Introducing the Issue of Forced Treatment is Divisive

The introduction of AB 2357 threatens to destroy the consensus of the mental health stakeholders that has been forged in the development, promotion and implementation of the MHSA. The MHSA has spurred a unique collaboration among mental health stakeholders. By focusing on what we all can agree on, voluntary community services, the MHSA has brought together the whole mental health community. In unity is our success in building a transformed mental health system; in divisiveness will lie our failure. AB 2357 threatens to tare apart the whole. The introduction of forced treatment is the one subject that will create dissension and animosity among stakeholders and county/state administrators. It is divisive at a time when we need to be working together and diversionary at a time when our energy needs to be focused on working toward the one goal of transforming the mental health system.

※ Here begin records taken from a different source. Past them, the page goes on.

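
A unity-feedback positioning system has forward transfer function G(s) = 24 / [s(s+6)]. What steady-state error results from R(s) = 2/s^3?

The open loop has one pole at the origin → type 1 system.
K_a = lim_{s→0} s^2·G(s) = 0; the steady-state error to this parabolic input grows without bound.

infinity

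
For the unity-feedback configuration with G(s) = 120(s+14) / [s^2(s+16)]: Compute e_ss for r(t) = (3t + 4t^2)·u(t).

Two free integrators in G(s): this is a type 2 system. By superposition:
  • 3t: tracked with zero error.
  • 4t^2: e_ss = 8/K_a with K_a=105 → 8/105.
Total e_ss = 8/105.

8/105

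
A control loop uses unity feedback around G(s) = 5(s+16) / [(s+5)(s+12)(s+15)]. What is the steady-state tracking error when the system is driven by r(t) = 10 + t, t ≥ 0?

System type = 0 (no poles at s=0). Treating each term separately:
  • 10: e_ss = 10/(1+K_p) with K_p=4/45 → 450/49.
  • t: a type-0 system cannot track it, e_ss → ∞.
The unbounded component dominates.

infinity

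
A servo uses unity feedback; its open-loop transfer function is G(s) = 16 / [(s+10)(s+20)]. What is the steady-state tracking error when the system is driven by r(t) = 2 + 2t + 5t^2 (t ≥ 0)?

G(s) has no factors of s in the denominator, so the system is type 0. Taking each input component in turn:
  • 2: e_ss = 2/(1+K_p) with K_p=0.08 → 50/27.
  • 2t: a type-0 system cannot track it, e_ss → ∞.
  • 5t^2: a type-0 system cannot track it, e_ss → ∞.
The unbounded component dominates.

infinity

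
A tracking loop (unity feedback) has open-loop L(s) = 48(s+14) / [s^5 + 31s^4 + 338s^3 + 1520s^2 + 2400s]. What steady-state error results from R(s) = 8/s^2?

200/7

Factoring s from the denominator leaves a polynomial with constant term 2400, so the system is type 1.
K_v = lim_{s→0} s·L(s) = 48·14 / 2400 = 0.28.
e_ss = 8/K_v = 8/0.28 = 200/7.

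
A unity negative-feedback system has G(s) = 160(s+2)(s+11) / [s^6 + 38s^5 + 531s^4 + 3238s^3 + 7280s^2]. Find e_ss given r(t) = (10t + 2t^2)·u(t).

91/11

The denominator has no term below 7280s^2 — 2 poles at s=0, type 2. Taking each input component in turn:
  • 10t: tracked with zero error.
  • 2t^2: e_ss = 4/K_a with K_a=44/91 → 91/11.
Total e_ss = 91/11.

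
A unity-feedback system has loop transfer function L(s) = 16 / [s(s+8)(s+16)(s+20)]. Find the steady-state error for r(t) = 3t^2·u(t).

L(s) has one factor of s in the denominator, so the system is type 1.
For a type-1 system K_a = 0, so e_ss to a parabolic input is unbounded.

infinity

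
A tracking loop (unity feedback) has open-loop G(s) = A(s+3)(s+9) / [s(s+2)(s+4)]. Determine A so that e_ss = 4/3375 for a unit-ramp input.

The open loop has one pole at the origin → type 1 system.
K_v = lim_{s→0} s·G(s) = A·3·9 / (2·4) = 3.375·A.
e_ss = 1/K_v = 4/3375 ⇒ K_v = 843.75 ⇒ A = 843.75/3.375 = 250.

250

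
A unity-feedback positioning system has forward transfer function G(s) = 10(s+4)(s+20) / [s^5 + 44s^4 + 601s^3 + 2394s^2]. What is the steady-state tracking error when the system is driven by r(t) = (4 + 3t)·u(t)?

Factoring s^2 from the denominator leaves a polynomial with constant term 2394, so the system is type 2. Treating each term separately:
  • 4: tracked with zero error.
  • 3t: tracked with zero error.
Total e_ss = 0.

0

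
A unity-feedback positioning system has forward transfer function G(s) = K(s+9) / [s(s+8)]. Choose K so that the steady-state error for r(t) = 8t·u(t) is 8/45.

One free integrator in G(s): this is a type 1 system.
K_v = lim_{s→0} s·G(s) = K·9 / (8) = 1.125·K.
e_ss = 8/K_v = 8/45 ⇒ K_v = 45 ⇒ K = 45/1.125 = 40.

40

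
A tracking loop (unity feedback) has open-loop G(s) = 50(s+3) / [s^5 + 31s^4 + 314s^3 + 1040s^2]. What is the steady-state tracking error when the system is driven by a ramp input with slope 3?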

MHSA Funds Can Not Be Used for AB 1421 Programs

A rational for AB 2357 is that AB 1421 needs to become a secure option (through extending the sunset deadline) because of the funding opportunities that the MHSA provides it. In fact, MHSA funds cannot be used for AB 1421 programs. The services that provided the model for the MHSA, AB 34 and 2034, are designed to be voluntary, and require providers to follow a client-directed, culturally competent and recovery-based standard of service. The California Council of Community Mental Health Agencies, one of the lead advocates of the MHSA, writes that "the law (AB 34/2034 programs) describes a process of developing an individual personal services plan in which each client participates. These are voluntary community services programs. There is no authority for using Proposition 63 funds for any other type of program. The imposition of involuntary treatment precludes such standards." This is reiterated in the following DMH's Requirements for Community Services and Supports Programs. "Individuals accessing services funded by the Mental Health Services Act may have voluntary or involuntary legal status which shall not affect their ability to access the expanded services under this Act. Programs funded under the Mental Health Services Act must be voluntary in nature."

There is No Justification to Expand the Sunset Deadline of AB 1421

No County has chosen to implement AB 1421. The Health Committee analysis that AB 1421 was implemented in Los Angeles is incorrect. Los Angeles County implemented a diversionary program for incarcerated persons with mental disabilities under the "negotiated settlement" section of AB 1421; it ignored the rest of the law. Los Angeles County describes its program as a voluntary wraparound program, not an AB 1421 program. The RAND report commissioned by the Senate Rules Committee cites that one reason for the lack of implementation of outpatient commitment laws throughout the country is that mental health providers don't like it; they don't want to undermine their therapeutic relationship with coercion. Only one County is considering implementing AB 1421: Nevada County promised to implement the law as a lawsuit settlement with the Wilcox family over their daughter's death. Because there has been no implementation of AB 1421, there are no program outcomes to justify its continuance. There is no new money that can support AB 1421; the MHSA can not support involuntary programs. There is no rationale for continuing the sunset deadline beyond what is in the law. AB 1421 should die as we enter the 21st century and commit ourselves to transforming the mental health system.